George and Rawad are striving passionately to make an impact in their community.
“We don’t want to be forced to leave our country to find work opportunities,” said Rawad, emphasizing the need for youth-led social businesses. “We want to stay here, start a successful business and contribute to rebuilding our society.”
23 year-old Leen co-developed a prototype of “Tabeeb” a mobile app that allows patients to easily schedule doctor appointments, get notifications in case of sudden delays or changes and receive daily medical advice.
“Social media has become a part of everyone’s daily life,” said Leen with her usual confidence. “We give patients- especially those with hectic schedules who cannot afford to lose time waiting at clinics- the chance to control their time better.”
The livelihood, entrepreneurship and seed-funding programme helped Leen improve her skills and increase her knowledge on the subject.
“Having a programme like this supporting entrepreneurs is a positive step for Syrian youth who have been broken by the war,” she said.
“We deserve this support because we’re a creative community who only need guidance to reach our full potential.”
21 year-old Yasmine, a student of agricultural engineering, was displaced with her family from Deir-ez-Zor in northeastern Syria because of violence that also forced to interrupt her studies.
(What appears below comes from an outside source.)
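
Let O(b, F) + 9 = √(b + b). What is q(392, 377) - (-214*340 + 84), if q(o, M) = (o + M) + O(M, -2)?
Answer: 73436 + √754 ≈ 73464.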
Yasmine came up with a project proposal close to UNICEF’s heart; “Our education, our light” is an interactive social educational programme designed for out-of-school children. The programme prepares students to re-enroll in school through UNICEF’s “Curriculum B” which allows them to complete two years of schooling in one.
“I’ve met students in Curriculum B who have been out of school for so long that they forgot how to hold a pen correctly, let alone understand what they’re studying!” said Yasmine, explaining the inspiration behind her proposal.
“Through specially designed recreational and educational activities, the programme helps children transition back into the academic sphere- at which point they enroll in the ‘Curriculum B’ programme,” she added.
Yasmine has always been passionate about helping others learn. Back in Deir-ez-Zor, with help from her mother who is a teacher, she used to teach illiterate children working in the fields how to read and write.
“I always tell myself: you can’t live a comfortable life knowing that the children of your country are suffering. Education is a right for every child and it’s our duty to help raise an educated, talented generation.”